A story that travels across oceans and generations

By Rachel Lawson

The Fierce Little Woman and the Wicked Pirate has the kind of publishing history you find with Joy Cowley’s most enduring stories.

The tale of the fierce little woman who walked up and down the jetty playing her bagpipes to the seagulls was originally published in 1984 as a school reader. Gecko Press released a picture book with illustrations by Sarah Davis in 2010, which went on to become one of our best-loved books in the New Zealand market.

Now over 40 years after its first release, the story has an international life.

Japanese publisher Tokuma Shoten bought translation rights and commissioned Miho Satake to illustrate their Japanese edition published last year. And these fresh new illustrations are now travelling the world.
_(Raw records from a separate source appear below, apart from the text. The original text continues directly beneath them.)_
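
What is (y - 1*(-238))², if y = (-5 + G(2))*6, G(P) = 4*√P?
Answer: 44416 + 9984*√2 ≈ 58536.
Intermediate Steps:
y = -30 + 24*√2 (y = (-5 + 4*√2)*6 = -30 + 24*√2 ≈ 3.9411)
(y - 1*(-238))² = ((-30 + 24*√2) - 1*(-238))² = ((-30 + 24*√2) + 238)² = (208 + 24*√2)²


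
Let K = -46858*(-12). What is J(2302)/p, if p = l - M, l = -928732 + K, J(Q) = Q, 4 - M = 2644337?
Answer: 2302/2277897 ≈ 0.0010106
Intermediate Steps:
K = 562296
M = -2644333 (M = 4 - 1*2644337 = 4 - 2644337 = -2644333)
l = -366436 (l = -928732 + 562296 = -366436)
p = 2277897 (p = -366436 - 1*(-2644333) = -366436 + 2644333 = 2277897)
J(2302)/p = 2302/2277897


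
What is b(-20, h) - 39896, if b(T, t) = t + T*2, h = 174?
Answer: -39762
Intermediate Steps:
b(T, t) = t + 2*T
b(-20, h) - 39896 = (174 + 2*(-20)) - 39896 = (174 - 40) - 39896 = 134 - 39896 = -39762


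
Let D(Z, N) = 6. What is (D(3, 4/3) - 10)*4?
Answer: -16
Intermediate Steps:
(D(3, 4/3) - 10)*4 = (6 - 10)*4 = -4*4 = -16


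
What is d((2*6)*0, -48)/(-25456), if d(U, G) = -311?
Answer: 311/25456 ≈ 0.012217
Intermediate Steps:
d((2*6)*0, -48)/(-25456) = -311/(-25456) = -311*(-1/25456) = 311/25456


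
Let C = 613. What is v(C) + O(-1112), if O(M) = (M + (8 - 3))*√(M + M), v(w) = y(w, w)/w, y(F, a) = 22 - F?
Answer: -591/613 - 4428*I*√139 ≈ -0.96411 - 52205.0*I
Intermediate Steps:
v(w) = (22 - w)/w
O(M) = √2*√M*(5 + M) (O(M) = (M + 5)*√(2*M) = (5 + M)*(√2*√M) = √2*√M*(5 + M))
v(C) + O(-1112) = (22 - 1*613)/613 + √2*√(-1112)*(5 - 1112) = (22 - 613)/613 + √2*(2*I*√278)*(-1107) = (1/613)*(-591) - 4428*I*√139 = -591/613 - 4428*I*√139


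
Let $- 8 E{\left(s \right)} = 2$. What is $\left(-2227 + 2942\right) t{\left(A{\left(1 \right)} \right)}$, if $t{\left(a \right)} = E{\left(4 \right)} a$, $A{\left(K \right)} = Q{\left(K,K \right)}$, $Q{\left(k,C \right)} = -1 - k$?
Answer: $\frac{715}{2} \approx 357.5$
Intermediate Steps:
$A{\left(K \right)} = -1 - K$
$E{\left(s \right)} = - \frac{1}{4}$ ($E{\left(s \right)} = \left(- \frac{1}{8}\right) 2 = - \frac{1}{4}$)
$t{\left(a \right)} = - \frac{a}{4}$
$\left(-2227 + 2942\right) t{\left(A{\left(1 \right)} \right)} = \left(-2227 + 2942\right) \left(- \frac{-1 - 1}{4}\right) = 715 \left(- \frac{-1 - 1}{4}\right) = 715 \left(\left(- \frac{1}{4}\right) \left(-2\right)\right) = 715 \cdot \frac{1}{2} = \frac{715}{2}$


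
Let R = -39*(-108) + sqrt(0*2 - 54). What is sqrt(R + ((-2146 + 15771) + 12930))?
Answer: sqrt(30767 + 3*I*sqrt(6)) ≈ 175.41 + 0.021*I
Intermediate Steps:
R = 4212 + 3*I*sqrt(6) (R = 4212 + sqrt(0 - 54) = 4212 + sqrt(-54) = 4212 + 3*I*sqrt(6) ≈ 4212.0 + 7.3485*I)
sqrt(R + ((-2146 + 15771) + 12930)) = sqrt((4212 + 3*I*sqrt(6)) + ((-2146 + 15771) + 12930)) = sqrt((4212 + 3*I*sqrt(6)) + (13625 + 12930)) = sqrt((4212 + 3*I*sqrt(6)) + 26555) = sqrt(30767 + 3*I*sqrt(6))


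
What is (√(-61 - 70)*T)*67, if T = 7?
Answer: 469*I*√131 ≈ 5368.0*I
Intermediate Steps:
(√(-61 - 70)*T)*67 = (√(-61 - 70)*7)*67 = (√(-131)*7)*67 = ((I*√131)*7)*67 = (7*I*√131)*67 = 469*I*√131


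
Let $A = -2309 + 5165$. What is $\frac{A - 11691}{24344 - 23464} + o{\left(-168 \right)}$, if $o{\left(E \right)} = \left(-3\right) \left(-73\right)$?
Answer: $\frac{36777}{176} \approx 208.96$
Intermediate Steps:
$A = 2856$
$o{\left(E \right)} = 219$
$\frac{A - 11691}{24344 - 23464} + o{\left(-168 \right)} = \frac{2856 - 11691}{24344 - 23464} + 219 = - \frac{8835}{880} + 219 = \left(-8835\right) \frac{1}{880} + 219 = - \frac{1767}{176} + 219 = \frac{36777}{176}$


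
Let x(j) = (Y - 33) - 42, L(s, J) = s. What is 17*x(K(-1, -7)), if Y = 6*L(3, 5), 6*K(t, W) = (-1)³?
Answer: -969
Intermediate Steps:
K(t, W) = -⅙ (K(t, W) = (⅙)*(-1)³ = (⅙)*(-1) = -⅙)
Y = 18 (Y = 6*3 = 18)
x(j) = -57 (x(j) = (18 - 33) - 42 = -15 - 42 = -57)
17*x(K(-1, -7)) = 17*(-57) = -969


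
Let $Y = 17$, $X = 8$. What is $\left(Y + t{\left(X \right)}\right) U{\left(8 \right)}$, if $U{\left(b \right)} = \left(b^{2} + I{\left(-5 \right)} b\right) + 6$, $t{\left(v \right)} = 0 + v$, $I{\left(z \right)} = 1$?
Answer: $1950$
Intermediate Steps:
$t{\left(v \right)} = v$
$U{\left(b \right)} = 6 + b + b^{2}$ ($U{\left(b \right)} = \left(b^{2} + 1 b\right) + 6 = \left(b^{2} + b\right) + 6 = \left(b + b^{2}\right) + 6 = 6 + b + b^{2}$)
$\left(Y + t{\left(X \right)}\right) U{\left(8 \right)} = \left(17 + 8\right) \left(6 + 8 + 8^{2}\right) = 25 \left(6 + 8 + 64\right) = 25 \cdot 78 = 1950$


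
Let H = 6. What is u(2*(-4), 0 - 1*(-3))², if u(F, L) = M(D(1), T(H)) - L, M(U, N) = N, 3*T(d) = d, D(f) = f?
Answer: 1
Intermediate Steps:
T(d) = d/3
u(F, L) = 2 - L (u(F, L) = (⅓)*6 - L = 2 - L)
u(2*(-4), 0 - 1*(-3))² = (2 - (0 - 1*(-3)))² = (2 - (0 + 3))² = (2 - 1*3)² = (2 - 3)² = (-1)² = 1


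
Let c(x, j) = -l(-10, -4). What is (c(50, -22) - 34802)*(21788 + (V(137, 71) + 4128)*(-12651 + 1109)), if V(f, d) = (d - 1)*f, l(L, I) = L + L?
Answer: 5506386001776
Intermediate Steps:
l(L, I) = 2*L
c(x, j) = 20 (c(x, j) = -2*(-10) = -1*(-20) = 20)
V(f, d) = f*(-1 + d) (V(f, d) = (-1 + d)*f = f*(-1 + d))
(c(50, -22) - 34802)*(21788 + (V(137, 71) + 4128)*(-12651 + 1109)) = (20 - 34802)*(21788 + (137*(-1 + 71) + 4128)*(-12651 + 1109)) = -34782*(21788 + (137*70 + 4128)*(-11542)) = -34782*(21788 + (9590 + 4128)*(-11542)) = -34782*(21788 + 13718*(-11542)) = -34782*(21788 - 158333156) = -34782*(-158311368) = 5506386001776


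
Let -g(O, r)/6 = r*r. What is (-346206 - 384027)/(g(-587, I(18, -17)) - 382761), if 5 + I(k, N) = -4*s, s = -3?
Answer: 243411/127685 ≈ 1.9063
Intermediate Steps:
I(k, N) = 7 (I(k, N) = -5 - 4*(-3) = -5 + 12 = 7)
g(O, r) = -6*r**2 (g(O, r) = -6*r*r = -6*r**2)
(-346206 - 384027)/(g(-587, I(18, -17)) - 382761) = (-346206 - 384027)/(-6*7**2 - 382761) = -730233/(-6*49 - 382761) = -730233/(-294 - 382761) = -730233/(-383055) = -730233*(-1/383055) = 243411/127685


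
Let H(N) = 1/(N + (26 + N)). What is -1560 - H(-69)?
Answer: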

You can read about Miho Satake’s illustration of the book here.

This month we release Joy’s story for the first time in the United States with a new blue ocean, fierce young family, and pirate straight from Treasure Island. There’s a hint of Studio Ghibli and a seascape that reflects all of the story’s emotion—tranquility, loneliness, fear, confidence and comfort.

For New Zealand readers, it’s a new visual interpretation to enjoy, released alongside a translation into te reo Māori by Karena Kelly.

Like the best stories everywhere, Joy Cowley’s The Fierce Little Woman and the Wicked Pirate travels across oceans, languages and generations.